Des milliers de spectateurs-acteurs, des milliers d’heures de rencontres, d’échanges, de partage : c’est ce que cette photo unique, un peu magique, shootée en décembre dernier à la Maison de la Mutualité, résume à elle seule. Comme une sédimentation d’âges et d’expériences qu’on pourrait résumer ainsi dans la chronologie de la Jeune cuisine :

 

Les FONDATEURS

Anne-Sophie Pic, Sébastien Bras, Alexandre Gauthier et Jean-François Piège étaient là dès 2003 pour les premiers pas d’Omnivore. Ils étaient déjà reconnus, porteurs d’une identité singulière, riche d’une histoire personnelle (famille ou grand style de cuisine) mais déjà capables de s’en détacher. Ils sont ceux qui osent avant tous les autres. On ne les remerciera jamais assez.

 

Les révélateurs

Car il fallut attendre la fin des années 2000 pour voir grossir les rangs de la Jeune cuisine en France. Giovanni Passerini ouvrit Rino en 2008, peu après le Chateaubriand. Le Far-East (10e, 11e, 12e arrondissements ) ne s’attendait pas encore à voir déferler une véritable ruée de jeunes pionniers. Gregory Marchand, lui, choisissait le Sentier pour coloniser la rue du Nil de son Frenchie alors que David Toutain jouait les beaux quartiers avec Agape.

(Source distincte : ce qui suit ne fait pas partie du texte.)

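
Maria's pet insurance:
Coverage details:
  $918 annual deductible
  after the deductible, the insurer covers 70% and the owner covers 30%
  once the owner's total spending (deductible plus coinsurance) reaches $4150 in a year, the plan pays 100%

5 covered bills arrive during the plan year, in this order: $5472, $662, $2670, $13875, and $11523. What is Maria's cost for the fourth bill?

$866.20

Claim 1 ($5472): deductible takes $918, $4554 remains; coinsurance $4554 × 30% = $1366.20. Owner pays $2284.20; OOP now $2284.20.
Claim 2 ($662): deductible already satisfied, so owner's share is 30% × $662 = $198.60. Owner pays $198.60; OOP now $2482.80.
Claim 3 ($2670): deductible already satisfied, so owner's share is 30% × $2670 = $801. Owner pays $801; OOP now $3283.80.
Claim 4 ($13875): 30% coinsurance on $13875 = $4162.50. Adding that to $3283.80 gives $7446.30, past the $4150 cap; owner pays only $4150 − $3283.80 = $866.20.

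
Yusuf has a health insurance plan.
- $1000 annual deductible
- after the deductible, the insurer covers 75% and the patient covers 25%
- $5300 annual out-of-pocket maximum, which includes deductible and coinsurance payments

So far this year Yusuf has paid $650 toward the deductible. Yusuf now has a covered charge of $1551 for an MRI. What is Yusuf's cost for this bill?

$650.25

$650 of the $1000 deductible is already met, leaving $350.
After the $350 deductible portion, $1551 − $350 = $1201 is subject to coinsurance.
25% of $1201 = $300.25 falls to the patient.
Patient responsibility before any cap: $350 + $300.25 = $650.25.
Total out-of-pocket so far would be $650 + $650.25 = $1300.25, below the $5300 cap — no reduction.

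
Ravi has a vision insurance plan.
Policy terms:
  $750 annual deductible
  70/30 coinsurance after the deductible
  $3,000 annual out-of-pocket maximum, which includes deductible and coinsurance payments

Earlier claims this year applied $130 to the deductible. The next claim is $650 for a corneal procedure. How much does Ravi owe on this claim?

$130 of the $750 deductible is already met, leaving $620.
The remaining $30 (= $650 − $620) moves to coinsurance.
30% of $30 = $9 falls to the member.
Member responsibility before any cap: $620 + $9 = $629.
Year-to-date out-of-pocket becomes $130 + $629 = $759, still under the $3,000 maximum, so no cap applies.

$629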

Cyril Lignac, depuis 2005, montrait qu’un chef pouvait être autre chose qu’une figure en toque derrière son passe. Qu’on aime ou pas, l’effet accélérateur de la télévision a joué un rôle majeur dans l’arrivée d’une génération spontanée aux fourneaux.

 

LA GENERATION JEUNE CUISINE

Des plus « jeunes anciens », Taku Sekine, Alexandre Mazzia, Adeline Grattard, aux plus « jeunes jeunes » Amélie Darvas et Florent Ladeyn, la Génération Jeune cuisine est arrivée à partir de 2013, soit dix ans après les premiers articles d’Omnivore en octobre 2003. Elle est l’incarnation d’une créativité assumée, déjà mature. Ces chefs se sont enrichis de toutes les expériences précédentes et deviennent, par leur travail et leur engagement, exemplaires pour les « bébés Jeune cuisine » qui ne manqueront pas d’arriver d’ici 2020.

 

Sur la photo, de gauche à droite : Grégory Marchand, Giovanni Passerini, Luc Dubanchet, Taku Sekine, Anne-Sophie Pic, David Toutain, Pascal Barbot, Alexandre Mazzia, Amélie Darvas, Cyril Lignac, Alexandre Gauthier, Jean-François Piège, Sébastien Bras, Adeline Grattard, Florent Ladeyn.